God continues to do what He wants with respect to your salvation now. No matter if your life resembles the vibrant apple tree or the pitifully dry Christmas tree, the God who does what He wants, whatever He wants, wants an intimate relationship with you in Jesus Christ. He calls you to daily and humble repentance for your sins so that you don’t get too high and mighty, too proud and green, too reliant on yourself and not reliant on Him at all. It’s for the sake of Jesus that God is on your side. You can trust Him no matter what. We need that promise because we are not ultimately in control of our lives, our families, our church, our work, or our world. God is in control, even when it doesn’t look like it, especially when it doesn’t look like it. And like the two parables that Jesus told in Mark 4, God wants you to be green, and growing, and bearing fruit for the Kingdom of God.

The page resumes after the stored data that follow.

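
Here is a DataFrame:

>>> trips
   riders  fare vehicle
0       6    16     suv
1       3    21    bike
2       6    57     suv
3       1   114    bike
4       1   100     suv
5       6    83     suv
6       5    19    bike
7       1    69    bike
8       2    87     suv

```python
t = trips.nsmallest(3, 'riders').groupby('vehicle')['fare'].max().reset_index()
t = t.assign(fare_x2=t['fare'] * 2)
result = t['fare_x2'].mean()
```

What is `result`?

214.0

take 3 rows with smallest riders:
   riders  fare vehicle
3       1   114    bike
4       1   100     suv
7       1    69    bike
group by vehicle, max of fare:
vehicle
bike    114
suv     100
Name: fare, dtype: int64
reset_index():
  vehicle  fare
0    bike   114
1     suv   100
add column fare_x2 = t['fare'] * 2:
  vehicle  fare  fare_x2
0    bike   114      228
1     suv   100      200
So mean() = 214.0.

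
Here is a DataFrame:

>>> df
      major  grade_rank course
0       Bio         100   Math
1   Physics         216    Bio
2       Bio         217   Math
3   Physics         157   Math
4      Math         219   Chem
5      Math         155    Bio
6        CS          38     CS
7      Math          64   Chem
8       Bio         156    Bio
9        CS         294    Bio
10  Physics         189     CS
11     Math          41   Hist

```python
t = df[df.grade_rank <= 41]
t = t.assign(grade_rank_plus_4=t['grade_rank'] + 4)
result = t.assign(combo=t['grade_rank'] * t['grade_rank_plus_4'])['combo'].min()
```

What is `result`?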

One volume of C.S. Lewis’ Chronicles of Narnia is titled The Horse and his Boy. In one scene near the end of the book, the boy – Shasta – spends a long dark and foggy night trudging uphill, with a steep mountain wall on one side and a terrible, man-eating lion on the other. He was sure that he would die at any moment. But when the sun rose and the fog lifted, he discovered that he had traveled the only path that could have led him past warring armies to safety. It was a mountain pass that he could never have navigated on his own. The dangerous wild animal actually kept him from falling to his death, and ultimately delivered him to a land of refuge. The lion is, of course, Aslan – the King, and the Christ-figure.

When our family life is foggy, when work is treacherous, when decisions we face seem to lead only to more bad things to come, our Lion, Jesus, walks beside us. In fact, Jesus is even working in some of those things we perceive as dangerous or scary. When the fog finally clears, and the night is done, we will look back on our own histories and see the hand of God guiding us in unexpected and unrecognized and wondrous ways. God does whatever He wants in your life, and in the end… that’s a good thing, a VERY good thing. Until then, His promise stands: “I am the Lord. I have spoken, and I will do it.” Amen.